IR Policy

Basic approach to IR activities
Our basic policy calls for fairly and accurately providing to all shareholders and investors clear and understandable information on NEOJAPAN’s management policies, business strategies, business results, and finances. Striving to ensure timely and appropriate disclosure, we engage actively in investor relations (IR) activities.

Basic approach to disclosure
NEOJAPAN discloses information in accordance with the Securities and Exchange Act of Japan and other applicable laws and regulations as well as the Rules on Timely Disclosure of Corporate Information by Issuers of Listed Securities (hereinafter, “Timely Disclosure Rules”) established by the Tokyo Stock Exchange.
Information, decisions, and events related to financial results that could impact investment decisions are disclosed in accordance with the Timely Disclosure Rules. Our basic policy calls for making every effort to ensure fair and active disclosure, through appropriate methods, of even information not subject to the Timely Disclosure Rules if we determine that it would help investors better understand NEOJAPAN.

Disclosure method
Information subject to the Timely Disclosure Rules is disclosed through the Tokyo Stock Exchange Timely Disclosure Network (TDnet). In principle, information disclosed is also posted swiftly to the NEOJAPAN IR website. Even information not subject to the Timely Disclosure Rules as described in the Basic Approach to Disclosure is disclosed fairly and actively to the extent possible in accordance with the spirit of the Timely Disclosure Rules.

Silent period
To ensure fairness in disclosure, NEOJAPAN identifies as a silent period the period from the day after the ending date of each quarter to the date of announcement of financial results for the quarter. During this period, we refrain from answering questions about financial results or performance forecasts, communicating related information, and other comments. However, under the Timely Disclosure Rules, facts arising during the silent period deemed to have a major bearing on investment decisions are subject to timely disclosure as exceptions to the silent period.

Prohibition of insider trading
NEOJAPAN has established in-house rules to prohibit insider trading and takes steps to ensure that all officers and employees become aware of and thoroughly understand these measures. We also strive to prevent insider trading through appropriate management and swift disclosure, in accordance with the Timely Disclosure Rules, of information on material facts that could impact investment decisions.

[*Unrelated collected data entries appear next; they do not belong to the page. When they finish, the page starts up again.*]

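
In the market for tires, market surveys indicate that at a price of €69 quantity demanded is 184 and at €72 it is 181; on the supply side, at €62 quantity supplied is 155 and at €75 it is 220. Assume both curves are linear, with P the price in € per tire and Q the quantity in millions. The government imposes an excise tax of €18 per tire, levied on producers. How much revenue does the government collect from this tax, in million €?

Tax revenue = €3060 million.

Demand slope: (181 − 184)/(72 − 69) = -1, so Qd = 253 − P.
Supply slope: (220 − 155)/(75 − 62) = 5, so Qs = 5P − 155.
Before the tax: set 253 − P = 5P − 155 → P* = €68, Q* = 185.
With the tax collected from producers, supply shifts: Qs = 5(P − 18) − 155.
Solving gives Q = 170 with buyers paying €83 and producers receiving €65 (the €18 wedge).
Revenue = t · Q = 18 · 170 = €3060.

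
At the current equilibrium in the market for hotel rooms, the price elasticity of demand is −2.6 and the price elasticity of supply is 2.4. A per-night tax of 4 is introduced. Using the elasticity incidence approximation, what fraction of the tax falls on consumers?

Consumers' share ≈ 0.48.

Incidence ratio: consumers' share ≈ εs / (εs + |εd|) = 2.4 / (2.4 + 2.6) = 0.48.
Supply is the less elastic side, so consumers bear the smaller share.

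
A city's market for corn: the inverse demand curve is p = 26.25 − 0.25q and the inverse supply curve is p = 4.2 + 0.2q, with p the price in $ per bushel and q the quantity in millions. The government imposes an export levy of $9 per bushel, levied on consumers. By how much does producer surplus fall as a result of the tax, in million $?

Producer surplus falls by $156 million.

Rewrite in direct form: qd = 105 − 4p and qs = 5p − 21.
Without the tax, 105 − 4p = 5p − 21 gives 9p = 126, so p* = $14 and q* = 49.
With the tax collected from consumers, demand (in seller-price terms) shifts: qd = 105 − 4(p + 9).
New equilibrium: consumers pay $19, suppliers receive $10, q = 29. (Wedge: pb − ps = 9.)
ΔPS is the trapezoid between Q = 29 and Q = 49 of height $4: ½ · (49 + 29) · 4 = $156.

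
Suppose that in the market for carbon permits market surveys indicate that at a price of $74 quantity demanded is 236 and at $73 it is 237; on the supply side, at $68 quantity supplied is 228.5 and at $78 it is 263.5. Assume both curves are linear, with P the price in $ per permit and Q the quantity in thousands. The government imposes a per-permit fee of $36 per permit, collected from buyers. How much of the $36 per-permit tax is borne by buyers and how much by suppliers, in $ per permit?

Demand slope: (237 − 236)/(73 − 74) = -1, so Qd = 310 − P.
Supply slope: (263.5 − 228.5)/(78 − 68) = 3.5, so Qs = 3.5P − 9.5.
Without the tax, 310 − P = 3.5P − 9.5 gives 4.5P = 319.5, so P* = $71 and Q* = 239.
With the tax collected from buyers, demand (in seller-price terms) shifts: Qd = 310 − (P + 36).
Solving gives Q = 211 with buyers paying $99 and suppliers receiving $63 (the $36 wedge).
Burden on buyers: $28; on suppliers: $8. (They sum to $36.)
The less price-elastic side of the market bears the larger share of a per-unit tax.

Buyers bear $28 per permit; suppliers bear $8 per permit.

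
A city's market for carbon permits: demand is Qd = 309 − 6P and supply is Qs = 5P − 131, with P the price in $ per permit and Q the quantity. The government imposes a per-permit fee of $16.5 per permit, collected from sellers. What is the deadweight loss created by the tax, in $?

Without the tax, 309 − 6P = 5P − 131 gives 11P = 440, so P* = $40 and Q* = 69.
With the tax collected from sellers, supply shifts: Qs = 5(P − 16.5) − 131.
Solving gives Q = 24 with consumers paying $47.5 and sellers receiving $31 (the $16.5 wedge).
Quantity falls by |ΔQ| = |69 − 24| = 45.
DWL = ½ · t · |ΔQ| = ½ · 16.5 · 45 = $371.25.

Deadweight loss = $371.25.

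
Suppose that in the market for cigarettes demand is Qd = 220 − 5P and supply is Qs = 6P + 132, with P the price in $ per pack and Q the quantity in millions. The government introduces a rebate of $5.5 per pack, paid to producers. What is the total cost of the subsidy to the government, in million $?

Government outlay = $1072.5 million.

Without the subsidy, 220 − 5P = 6P + 132 gives 11P = 88, so P* = $8 and Q* = 180.
With a per-unit subsidy paid to producers, each receives P + 5.5 per unit sold, so supply becomes Qs = 6(P + 5.5) + 132.
New equilibrium: consumers pay $5, producers receive $10.5, Q = 195. (Wedge: Pb − Ps = −5.5.)
Outlay = t · Q = 5.5 · 195 = $1072.5.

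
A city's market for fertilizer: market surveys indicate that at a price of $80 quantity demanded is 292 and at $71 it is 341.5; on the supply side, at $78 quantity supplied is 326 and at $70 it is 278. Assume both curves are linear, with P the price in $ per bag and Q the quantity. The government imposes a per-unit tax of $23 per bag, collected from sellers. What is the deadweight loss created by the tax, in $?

Deadweight loss = $759.

Demand slope: (341.5 − 292)/(71 − 80) = -5.5, so Qd = 732 − 5.5P.
Supply slope: (278 − 326)/(70 − 78) = 6, so Qs = 6P − 142.
Before the tax: set 732 − 5.5P = 6P − 142 → P* = $76, Q* = 314.
With the tax collected from sellers, supply shifts: Qs = 6(P − 23) − 142.
New equilibrium: consumers pay $88, sellers receive $65, Q = 248. (Wedge: Pb − Ps = 23.)
Quantity falls by |ΔQ| = |314 − 248| = 66.
DWL = ½ · t · |ΔQ| = ½ · 23 · 66 = $759.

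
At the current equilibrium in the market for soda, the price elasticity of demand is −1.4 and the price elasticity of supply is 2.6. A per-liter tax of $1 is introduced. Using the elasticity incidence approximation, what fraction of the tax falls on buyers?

Incidence ratio: buyers' share ≈ εs / (εs + |εd|) = 2.6 / (2.6 + 1.4) = 0.65.
Supply is the more elastic side, so buyers bear the larger share.

Buyers' share ≈ 0.65.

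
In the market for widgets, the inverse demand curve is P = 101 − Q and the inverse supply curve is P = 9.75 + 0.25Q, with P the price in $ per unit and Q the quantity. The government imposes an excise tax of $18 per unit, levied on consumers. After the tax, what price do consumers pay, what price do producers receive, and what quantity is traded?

Rewrite in direct form: Qd = 101 − P and Qs = 4P − 39.
Before the tax: set 101 − P = 4P − 39 → P* = $28, Q* = 73.
With the tax collected from consumers, demand (in seller-price terms) shifts: Qd = 101 − (P + 18).
New equilibrium: consumers pay $42.4, producers receive $24.4, Q = 58.6. (Wedge: Pb − Ps = 18.)
The less price-elastic side of the market bears the larger share of a per-unit tax.

Consumers pay $42.4; producers receive $24.4; quantity = 58.6.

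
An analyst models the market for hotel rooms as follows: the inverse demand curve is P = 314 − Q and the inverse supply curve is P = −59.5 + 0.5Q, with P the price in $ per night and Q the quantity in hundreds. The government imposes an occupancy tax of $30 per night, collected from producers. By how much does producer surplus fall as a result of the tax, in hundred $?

Rewrite in direct form: Qd = 314 − P and Qs = 2P + 119.
Before the tax: set 314 − P = 2P + 119 → P* = $65, Q* = 249.
With the tax collected from producers, supply shifts: Qs = 2(P − 30) + 119.
Solving gives Q = 229 with consumers paying $85 and producers receiving $55 (the $30 wedge).
ΔPS is the trapezoid between Q = 229 and Q = 249 of height $10: ½ · (249 + 229) · 10 = $2390.

Producer surplus falls by $2390 hundred.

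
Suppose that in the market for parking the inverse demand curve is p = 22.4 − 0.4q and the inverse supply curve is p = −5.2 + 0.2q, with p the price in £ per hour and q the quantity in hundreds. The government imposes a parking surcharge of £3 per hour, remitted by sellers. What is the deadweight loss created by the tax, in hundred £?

Deadweight loss = £7.5 hundred.

Rewrite in direct form: qd = 56 − 2.5p and qs = 5p + 26.
Before the tax: set 56 − 2.5p = 5p + 26 → p* = £4, q* = 46.
With the tax collected from sellers, supply shifts: qs = 5(p − 3) + 26.
Solving gives q = 41 with buyers paying £6 and sellers receiving £3 (the £3 wedge).
Quantity falls by |ΔQ| = |46 − 41| = 5.
DWL = ½ · t · |ΔQ| = ½ · 3 · 5 = £7.5.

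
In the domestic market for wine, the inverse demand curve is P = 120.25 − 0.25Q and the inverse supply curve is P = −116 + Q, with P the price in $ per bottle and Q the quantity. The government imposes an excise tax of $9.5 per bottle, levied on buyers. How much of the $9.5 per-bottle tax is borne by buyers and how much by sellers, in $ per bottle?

Rewrite in direct form: Qd = 481 − 4P and Qs = P + 116.
Without the tax, 481 − 4P = P + 116 gives 5P = 365, so P* = $73 and Q* = 189.
With the tax collected from buyers, demand (in seller-price terms) shifts: Qd = 481 − 4(P + 9.5).
Solving gives Q = 181.4 with buyers paying $74.9 and sellers receiving $65.4 (the $9.5 wedge).
Burden on buyers: $1.9; on sellers: $7.6. (They sum to $9.5.)

Buyers bear $1.9 per bottle; sellers bear $7.6 per bottle.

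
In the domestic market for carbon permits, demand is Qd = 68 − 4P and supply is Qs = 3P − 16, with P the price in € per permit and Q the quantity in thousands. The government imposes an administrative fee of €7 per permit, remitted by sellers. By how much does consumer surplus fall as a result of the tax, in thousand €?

Without the tax, 68 − 4P = 3P − 16 gives 7P = 84, so P* = €12 and Q* = 20.
With the tax collected from sellers, supply shifts: Qs = 3(P − 7) − 16.
Solving gives Q = 8 with buyers paying €15 and sellers receiving €8 (the €7 wedge).
ΔCS is the trapezoid between Q = 8 and Q = 20 of height €3: ½ · (20 + 8) · 3 = €42.

Consumer surplus falls by €42 thousand.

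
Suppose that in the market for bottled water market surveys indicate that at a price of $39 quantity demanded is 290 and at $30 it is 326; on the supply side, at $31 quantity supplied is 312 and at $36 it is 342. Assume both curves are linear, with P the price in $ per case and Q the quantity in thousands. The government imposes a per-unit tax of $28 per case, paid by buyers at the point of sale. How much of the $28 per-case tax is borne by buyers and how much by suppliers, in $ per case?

Demand slope: (326 − 290)/(30 − 39) = -4, so Qd = 446 − 4P.
Supply slope: (342 − 312)/(36 − 31) = 6, so Qs = 6P + 126.
Before the tax: set 446 − 4P = 6P + 126 → P* = $32, Q* = 318.
With the tax collected from buyers, demand (in seller-price terms) shifts: Qd = 446 − 4(P + 28).
New equilibrium: buyers pay $48.8, suppliers receive $20.8, Q = 250.8. (Wedge: Pb − Ps = 28.)
Burden on buyers: $16.8; on suppliers: $11.2. (They sum to $28.)

Buyers bear $16.8 per case; suppliers bear $11.2 per case.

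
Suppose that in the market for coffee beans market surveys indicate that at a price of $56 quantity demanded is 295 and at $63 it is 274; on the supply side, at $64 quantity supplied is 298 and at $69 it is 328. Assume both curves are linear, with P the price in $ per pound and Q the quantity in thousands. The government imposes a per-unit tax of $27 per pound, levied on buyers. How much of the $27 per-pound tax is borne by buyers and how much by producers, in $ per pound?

Demand slope: (274 − 295)/(63 − 56) = -3, so Qd = 463 − 3P.
Supply slope: (328 − 298)/(69 − 64) = 6, so Qs = 6P − 86.
Without the tax, 463 − 3P = 6P − 86 gives 9P = 549, so P* = $61 and Q* = 280.
With the tax collected from buyers, demand (in seller-price terms) shifts: Qd = 463 − 3(P + 27).
New equilibrium: buyers pay $79, producers receive $52, Q = 226. (Wedge: Pb − Ps = 27.)
Burden on buyers: $18; on producers: $9. (They sum to $27.)
The less price-elastic side of the market bears the larger share of a per-unit tax.

Buyers bear $18 per pound; producers bear $9 per pound.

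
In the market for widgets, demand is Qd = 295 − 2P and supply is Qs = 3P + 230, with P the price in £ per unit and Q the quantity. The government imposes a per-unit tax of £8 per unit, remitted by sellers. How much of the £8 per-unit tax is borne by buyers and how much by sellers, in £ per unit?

Buyers bear £4.8 per unit; sellers bear £3.2 per unit.

Before the tax: set 295 − 2P = 3P + 230 → P* = £13, Q* = 269.
With the tax collected from sellers, supply shifts: Qs = 3(P − 8) + 230.
Solving gives Q = 259.4 with buyers paying £17.8 and sellers receiving £9.8 (the £8 wedge).
Burden on buyers: £4.8; on sellers: £3.2. (They sum to £8.)
The less price-elastic side of the market bears the larger share of a per-unit tax.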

Handling of performance forecasts and forward-looking information
With the exception of any historical facts they contain, performance forecasts, future strategies and views, and other forward-looking information disclosed by NEOJAPAN reflect our judgments, based on certain assumptions, as of the time of disclosure. Note that such performance forecasts, future strategies and views, and other forward-looking information may differ sharply from actual results due to various subsequent risk factors and external uncertainties, including the changing business environment.

Disclaimer
See the disclaimers provided separately in addition to those of the NEOJAPAN IR Policy.